アインシュタインが提唱した光量子仮説です。この仮説のもとで、光は \begin{eqnarray} E &=& h \nu \\ p &=& \frac{h \nu}{c} \end{eqnarray} のエネルギーと運動量を持つ粒子と解釈されます。太陽光も、蛍光灯の光も、これら光子がわんさか降ってきている のだと解釈するわけです。導出は→光量子仮説

光量子仮説における「光」

光量子仮説において、光は粒子である。振動数をあげると、光子の一個あたりのエネルギーが増加する。 そして、光を強めると、光子の数が増える。(光子一個あたりのエネルギーは変わらない)

光量子仮説における光の解釈です。光を強めるという行為は、古典論では光のエネルギーを上げることにほかならなかったわけですが、 光量子仮説では、光子のエネルギーはそのままに、光子の数を増やす行為に対応します。結果として、全体のエネルギーは増大しますが 光子一個あたりのエネルギーは変わらないわけです。

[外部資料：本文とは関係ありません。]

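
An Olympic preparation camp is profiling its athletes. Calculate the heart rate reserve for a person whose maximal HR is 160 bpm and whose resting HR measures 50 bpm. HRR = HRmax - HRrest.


HRmax = 160 bpm
HRrest = 50 bpm
HRR = 160 - 50 = 110 bpm

110 bpm


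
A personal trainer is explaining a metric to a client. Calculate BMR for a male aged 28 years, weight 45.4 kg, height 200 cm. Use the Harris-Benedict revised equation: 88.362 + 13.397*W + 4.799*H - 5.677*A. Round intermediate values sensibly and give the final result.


Substituting values:
W term = 13.397 * 45.4 = 608.2238
H term = 4.799 * 200 = 959.8
A term = 5.677 * 28 = 158.956
BMR = 1497.43 kcal/day

1497.43 kcal/day


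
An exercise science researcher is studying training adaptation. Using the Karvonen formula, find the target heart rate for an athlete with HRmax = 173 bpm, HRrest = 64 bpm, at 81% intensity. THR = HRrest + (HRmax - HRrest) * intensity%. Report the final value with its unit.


HRR = 173 - 64 = 109
THR = 64 + 109 * 0.81
= 64 + 88.29
= 152.29 bpm

152.29 bpm


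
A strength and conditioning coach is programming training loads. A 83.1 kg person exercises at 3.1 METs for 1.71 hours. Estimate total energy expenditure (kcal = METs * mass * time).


Energy = METs * mass(kg) * time(h)
= 3.1 * 83.1 * 1.71
= 440.51 kcal

440.51 kcal


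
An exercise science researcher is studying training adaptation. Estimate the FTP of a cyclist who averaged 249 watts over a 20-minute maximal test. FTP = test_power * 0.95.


FTP = 249 * 0.95 = 236.55 W

236.55 W


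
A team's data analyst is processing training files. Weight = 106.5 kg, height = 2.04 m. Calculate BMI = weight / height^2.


height^2 = 2.04^2 = 4.1616
BMI = 106.5 / 4.1616 = 25.59 kg/m^2

25.59 kg/m^2


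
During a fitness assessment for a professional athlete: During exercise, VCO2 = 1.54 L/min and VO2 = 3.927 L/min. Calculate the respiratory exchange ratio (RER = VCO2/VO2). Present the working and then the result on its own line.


RER = VCO2 / VO2
= 1.54 / 3.927
= 0.3922

0.3922


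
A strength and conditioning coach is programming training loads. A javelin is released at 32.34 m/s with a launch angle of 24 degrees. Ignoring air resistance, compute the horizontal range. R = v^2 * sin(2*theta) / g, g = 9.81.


Launch speed squared = 1045.8756
sin(2 * 24 deg) = 0.743145
Range = 1045.8756 * 0.743145 / 9.81
= 79.229 m

79.229 m


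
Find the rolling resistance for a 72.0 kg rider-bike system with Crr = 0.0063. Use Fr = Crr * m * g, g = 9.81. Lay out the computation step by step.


m * g = 72.0 * 9.81 = 706.32 N
Fr = 0.0063 * 706.32 = 4.45 N

4.45 N


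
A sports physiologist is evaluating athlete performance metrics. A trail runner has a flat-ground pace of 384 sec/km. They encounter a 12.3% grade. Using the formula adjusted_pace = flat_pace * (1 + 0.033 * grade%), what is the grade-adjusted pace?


Grade factor = 1 + 0.033 * 12.3 = 1.4059
Adjusted = 384 * 1.4059 = 539.87 sec/km

539.87 s/km


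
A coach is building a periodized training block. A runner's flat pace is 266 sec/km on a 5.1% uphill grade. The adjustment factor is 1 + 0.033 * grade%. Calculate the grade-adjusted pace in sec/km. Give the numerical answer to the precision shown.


Factor = 1 + 0.033 * 5.1 = 1.1683
Adjusted pace = 266 * 1.1683
= 310.77 sec/km

310.77 s/km


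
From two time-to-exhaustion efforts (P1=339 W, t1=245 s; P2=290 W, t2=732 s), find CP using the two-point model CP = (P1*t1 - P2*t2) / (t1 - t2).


Work in trial 1 = 83055 J
Work in trial 2 = 212280 J
Delta work = -129225 J
Delta time = -487 s
CP = -129225 / -487 = 265.35 W

265.35 W


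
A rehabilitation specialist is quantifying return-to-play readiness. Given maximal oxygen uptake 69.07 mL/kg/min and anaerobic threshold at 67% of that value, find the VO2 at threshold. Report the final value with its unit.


Percentage as decimal = 0.67
VO2 at AT = 69.07 * 0.67 = 46.28 mL/kg/min

46.28 mL/kg/min


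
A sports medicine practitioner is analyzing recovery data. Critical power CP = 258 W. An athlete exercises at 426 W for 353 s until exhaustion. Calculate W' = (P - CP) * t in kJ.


P - CP = 426 - 258 = 168 W
W' = 168 * 353 = 59304 J
= 59304 / 1000 = 59.304 kJ

59.304 kJ


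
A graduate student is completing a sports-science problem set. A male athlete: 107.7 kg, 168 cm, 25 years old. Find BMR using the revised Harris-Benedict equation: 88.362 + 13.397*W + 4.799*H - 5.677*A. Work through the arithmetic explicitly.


Intercept = 88.362
Weight contribution = 13.397 * 107.7 = 1442.8569
Height contribution = 4.799 * 168 = 806.232
Age contribution = 5.677 * 25 = 141.925
BMR = 88.362 + 1442.8569 + 806.232 - 141.925
= 2195.53 kcal/day

2195.53 kcal/day


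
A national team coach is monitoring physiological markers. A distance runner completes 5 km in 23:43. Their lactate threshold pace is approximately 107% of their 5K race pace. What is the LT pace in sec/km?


Convert to seconds: 23 min 43 s = 1423 s
Pace per km = 1423 / 5 = 284.6 s/km
LT pace = 284.6 * 1.07 = 304.52 s/km

304.52 s/km


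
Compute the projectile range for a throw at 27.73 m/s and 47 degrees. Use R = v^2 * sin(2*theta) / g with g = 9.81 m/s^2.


Two times the angle = 94 degrees
sin(94) = 0.997564
R = 768.9529 * 0.997564 / 9.81 = 78.194 m

78.194 m


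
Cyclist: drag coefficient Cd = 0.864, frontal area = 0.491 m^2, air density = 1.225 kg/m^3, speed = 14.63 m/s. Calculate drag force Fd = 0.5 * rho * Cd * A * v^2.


v^2 = 14.63^2 = 214.0369
Fd = 0.5 * 1.225 * 0.864 * 0.491 * 214.0369
= 55.615 N

55.615 N


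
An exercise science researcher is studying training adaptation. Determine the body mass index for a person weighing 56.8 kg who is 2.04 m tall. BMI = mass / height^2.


BMI = mass / height^2
= 56.8 / 2.04^2
= 56.8 / 4.1616
= 13.65 kg/m^2

13.65 kg/m^2


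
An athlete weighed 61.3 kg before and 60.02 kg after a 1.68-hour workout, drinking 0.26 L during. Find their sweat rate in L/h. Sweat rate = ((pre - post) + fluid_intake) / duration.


Body mass change = 1.28 kg
Total sweat loss = 1.28 + 0.26 = 1.54 L
Rate = 1.54 / 1.68 = 0.917 L/h

0.917 L/h


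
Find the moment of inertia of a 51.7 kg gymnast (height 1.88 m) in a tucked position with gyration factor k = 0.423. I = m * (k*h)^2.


Radius of gyration = 0.423 * 1.88 = 0.79524 m
I = 51.7 * 0.79524^2
= 51.7 * 0.632407
= 32.695 kg*m^2

32.695 kg*m^2


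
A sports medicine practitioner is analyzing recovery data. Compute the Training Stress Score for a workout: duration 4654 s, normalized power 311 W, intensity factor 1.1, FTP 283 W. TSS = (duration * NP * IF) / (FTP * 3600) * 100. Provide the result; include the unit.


Product = 4654 * 311 * 1.1 = 1592133.4
Base = 283 * 3600 = 1018800
TSS = 1592133.4 / 1018800 * 100 = 156.28

156.28 TSS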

この解釈のもとで、古典論では説明がつかなかった実験結果を考察していきます。まず、光量子仮説における光電効果とは、光子が電子に吸収され、 その分のエネルギーを受け取った電子がはじきだされる現象と理解されます。すると、

(i)高い振動数(エネルギー)を持つ光子だけが、電子をはじき出すことができる。光を強めても光子のエネルギーは変わらないため、 振動数が光電効果を起こすか決定づける。

(ii)振動数を増大させると、光子のエネルギーが増えるため、はじき出される電子の運動エネルギーも増加する。一方光を強めると、 ぶつかる光子の数が増えるので、電子の数も増える。

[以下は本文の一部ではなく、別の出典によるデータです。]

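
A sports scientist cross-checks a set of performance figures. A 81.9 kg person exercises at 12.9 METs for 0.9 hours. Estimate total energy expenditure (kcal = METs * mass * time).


Energy = METs * mass(kg) * time(h)
= 12.9 * 81.9 * 0.9
= 950.86 kcal

950.86 kcal


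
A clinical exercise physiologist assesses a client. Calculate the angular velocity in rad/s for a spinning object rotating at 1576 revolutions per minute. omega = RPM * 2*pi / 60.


omega = RPM * 2*pi / 60
= 1576 * 6.28318531 / 60
= 165.038 rad/s

165.038 rad/s


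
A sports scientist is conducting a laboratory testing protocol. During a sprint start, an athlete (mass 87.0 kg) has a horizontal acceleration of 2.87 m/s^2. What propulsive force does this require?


Propulsive force = mass * acceleration
= 87.0 kg * 2.87 m/s^2
= 249.69 N

249.69 N


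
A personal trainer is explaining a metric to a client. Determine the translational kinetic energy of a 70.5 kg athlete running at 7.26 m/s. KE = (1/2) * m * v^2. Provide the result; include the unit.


KE = 0.5 * m * v^2
= 0.5 * 70.5 * 7.26^2
= 0.5 * 70.5 * 52.7076
= 1857.94 J

1857.94 J


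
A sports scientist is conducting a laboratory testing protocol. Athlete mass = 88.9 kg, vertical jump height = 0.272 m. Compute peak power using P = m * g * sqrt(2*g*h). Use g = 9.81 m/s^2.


sqrt(2 * 9.81 * 0.272) = sqrt(5.33664) = 2.310117 m/s
P = 88.9 * 9.81 * 2.310117
= 2014.67 W

2014.67 W


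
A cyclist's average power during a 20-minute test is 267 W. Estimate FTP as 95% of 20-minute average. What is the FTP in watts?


FTP = 20-min power * 0.95
= 267 * 0.95
= 253.65 W

253.65 W


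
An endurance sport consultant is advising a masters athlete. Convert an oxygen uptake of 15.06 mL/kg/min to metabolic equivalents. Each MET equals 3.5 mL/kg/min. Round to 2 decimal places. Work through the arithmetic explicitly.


One MET = 3.5 mL/kg/min
Number of METs = 15.06 / 3.5
= 4.3 METs

4.3 METs


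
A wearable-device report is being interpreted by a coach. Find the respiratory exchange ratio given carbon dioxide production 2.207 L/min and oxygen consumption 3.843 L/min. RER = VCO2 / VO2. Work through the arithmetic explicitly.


VCO2 = 2.207 L/min
VO2 = 3.843 L/min
RER = 2.207 / 3.843 = 0.5743

0.5743


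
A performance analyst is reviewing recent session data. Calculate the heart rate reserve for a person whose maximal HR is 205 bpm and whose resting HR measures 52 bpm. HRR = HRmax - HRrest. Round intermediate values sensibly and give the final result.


HRmax = 205 bpm
HRrest = 52 bpm
HRR = 205 - 52 = 153 bpm

153 bpm


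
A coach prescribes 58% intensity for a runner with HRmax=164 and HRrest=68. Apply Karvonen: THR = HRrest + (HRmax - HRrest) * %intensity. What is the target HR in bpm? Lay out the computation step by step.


Heart rate reserve = 164 - 68 = 96
Intensity fraction = 58 / 100 = 0.58
THR = 68 + 96 * 0.58 = 123.68 bpm

123.68 bpm


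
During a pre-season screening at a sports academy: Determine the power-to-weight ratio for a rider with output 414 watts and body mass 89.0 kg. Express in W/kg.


P/W = 414 / 89.0 = 4.652 W/kg

4.652 W/kg


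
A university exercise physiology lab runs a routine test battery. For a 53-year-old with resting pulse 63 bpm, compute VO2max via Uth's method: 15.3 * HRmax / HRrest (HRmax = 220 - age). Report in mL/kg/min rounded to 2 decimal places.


Step 1: HRmax = 220 - 53 = 167 bpm
Step 2: Ratio = 167 / 63 = 2.6508
Step 3: VO2max = 15.3 * 2.6508 = 40.56 mL/kg/min

40.56 mL/kg/min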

(iii)光は粒子なので、電子と衝突する。衝突された電子は光子を吸収した後すぐに飛び出す。

以上、光を粒子だと認めてしまえば、光電効果が自然に説明がつきました。のちにミリカンの実験によって、この解釈が正しいことが証明され、 アインシュタインはこの功績により、ノーベル賞を受賞しました。

参考その1:コンプトン散乱と違い、光電効果では光子が電子に吸収されます。
参考その2:今回は光子一個が電子一個をはじきだすと仮定しましたが、実は複数の光子が電子一個をはじくことも稀にあります。 この現象を多光子吸収とよびます。ただし、今回の実験で使うような弱い光ではこのような事例はほとんど起きません。